There is a prevailing notion in my school, one that is pretty inaccurate and a little funny. It is that I am a busy person.
Teaching in Canada, especially homeroom, is harried. You generally look like a headless chicken on your best day, and maybe a little like you are on fire and covered in bees the rest of the time because you are constantly sprinting from one thing to the next, all with a fleet of 20+ children or adolescents in your wake. You need to teach them science and get them to swim class, and also include music somehow in all of their lessons, make a call to child services, rewrite a dozen IEPs, begin logging their grades into the report cards, start setting up interviews with parents, eat lunch, do recess duty, and single-handedly write, produce, and direct the school play, and it has to all be done within twenty seconds ago.

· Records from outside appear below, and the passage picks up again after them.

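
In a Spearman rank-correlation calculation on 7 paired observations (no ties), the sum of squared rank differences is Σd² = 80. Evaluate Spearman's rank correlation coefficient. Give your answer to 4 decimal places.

-0.4286

ρ = 1 − 6Σd² / [n(n²−1)] = 1 − 6×80 / (7×48)
  = 1 − 480/336 = 1 − 1.42857 ≈ -0.4286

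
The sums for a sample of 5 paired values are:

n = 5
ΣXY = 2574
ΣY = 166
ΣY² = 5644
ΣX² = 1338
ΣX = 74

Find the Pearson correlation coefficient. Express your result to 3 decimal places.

0.653

r = (nΣXY − ΣXΣY) / √[(nΣX² − (ΣX)²)(nΣY² − (ΣY)²)]
Numerator: 5×2574 − 74×166 = 586
Denominator: √[(6690 − 5476)(28220 − 27556)] = √[1214 × 664] = 897.8285
r = 586 / 897.8285 ≈ 0.653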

As a student teacher, I actually came to dread evenings and weekends. The time I wasn’t actively teaching I was planning on what I would be teaching next.
As an English teacher in Korea, I have free time. Oodles of it. Eons of it. I could do the work given to me twice-over every week and still clock out on time on a daily basis. Teaching the same lessons dozens of times certainly helps, and doing the same subject for this long now has left me a pretty deep well of activities to draw from. Thus I have a lot of downtime (and blogging time, clearly).
Other teachers seem to not be aware of this. When they approach me, they always ask a careful, plaintive, “Are you busy?” I wondered if this was politeness, dropping a phrase they know is a gentle conversation starter in English. But some will ask me in Korean, and genuinely check if I have free time. When I am summoned for some task that will take me far from my desk, they always look pained, as though I will respond with deep, great umbrage at their requests. “I am so sorry to disturb you. I know your work is of the greatest importance,” their eyes seem to say.
I can maybe understand the misinterpretation. Circumstance gives some of my fellow foreign compatriots much more work than I have. And Korean teachers are always busy. When they’re not teaching, the educational bureaucracy is so dense and robust that they basically drown in paper-work for untold hours of their days. But, being unable to adequately interpret most of the paperwork, I am exempt. I am exempt from the meetings. I am exempt from the discussions (including those discussions about English teaching and English planning, but that’s a whole separate kettle of fish).
Thus people approach me gently and ask if I’m busy. As they do, I’ll usually minimize the youtube video, stop typing up blogposts, and join them in whatever it is they want, as I’d already finished my actual work ages ago. I come off looking like I’m accommodating, when really I’m just feckless.